Bab 5 Menggadai Harga Diri
Bab 5 Menggadai Harga Diri
Anna mengeratkan mantel lusuhnya sebelum berjalan yakin ke arah resepsionis. Ya. Saat ini gadis itu memberanikan diri untuk mendatangi Vincent ke gedung perusahaannya. Anna bahkan telah tiba di tempat ini semenjak pagi buta, tepatnya satu jam yang lalu—saat di mana pintu depan gedung masih tertutup rapat. Gadis itu harus menunggu dengan menahan dinginnya semilir angin yang menusuk tulang.
Hampir mati membeku di luar, untungnya lima menit lalu pintu gedung itu terbuka dan Anna dapat masuk ke sana dengan langkah sempoyongan. Anna sudah tidak mempedulikan lagi penampilannya. Matanya berkantung, rambutnya ia ikat asal dengan raut lelah yang tergambar jelas di wajahnya. Anna nampak kentara seperti gadis yang dipenuhi beban hidup yang amat berat di pundaknya. Persetan dengan penampilannya saat ini! Yang jelas, tujuannya kemari adalah untuk menemui Vincent.
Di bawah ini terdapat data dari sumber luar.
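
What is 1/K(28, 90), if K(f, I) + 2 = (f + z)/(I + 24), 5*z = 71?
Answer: -570/929 ≈ -0.61356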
Dalam perjalanan kemari, Anna sebenarnya masih menimang-nimang akan keputusan gilanya ini. Anna tahu bahwa ia mungkin telah kerasukan iblis hingga sudi mendatangi Vincent demi menerima tawaran sintingnya. Namun semakin dipikirkan, Anna memang sudah tidak punya jalan lain. Ia tidak punya tempat bergantung selain kedua orang tuanya. Lalu saat kini kedua orang tuanya harus terbaring tak berdaya di rumah sakit dengan kondisi menyedihkan, Anna merasa memang tidak punya siapa-siapa lagi.
Hanya Vincent harapannya—setidaknya itulah yang ada di benak Anna saat ini. Tekadnya sudah amat kuat. Anna sudah tidak bisa mundur lagi.
“Saya ingin bertemu Tuan Vincent,” ucap Anna saat sang resepsionis bertanya akan maksud kedatangannya.
Ada kernyitan halus di dahi Kristin—sang resepsionis wanita yang menyambut kedatangan Anna. Namanya terlihat dengan mudah dari sebuah tanda pengenal yang ada di dadanya. Wanita ini berbeda dengan resepsionis yang Anna temui kemarin. “Maksudmu... Vincent Chandra Aditya—CEO Dragon’s Entertainment?”
Anna mengangguk tegas. “Ya.”
Kristin langsung mempersiapkan komputernya untuk melihat daftar temu sang pemimpin perusahaan. “Siapa namamu, Nona?”
“Anna. Annastasia Lazuardi.”
“Maaf, namamu tidak ada dalam daftar pertemuan,” ucap Kristin setelah memeriksa daftar pertemuan Vincent hari ini dan tidak menemukan nama Anna di sana. “Apakah kau sudah ada janji sebelumnya?”
“Hm... tidak.”
“Maaf, kalau begitu kau tidak bisa bertemu dengannya.”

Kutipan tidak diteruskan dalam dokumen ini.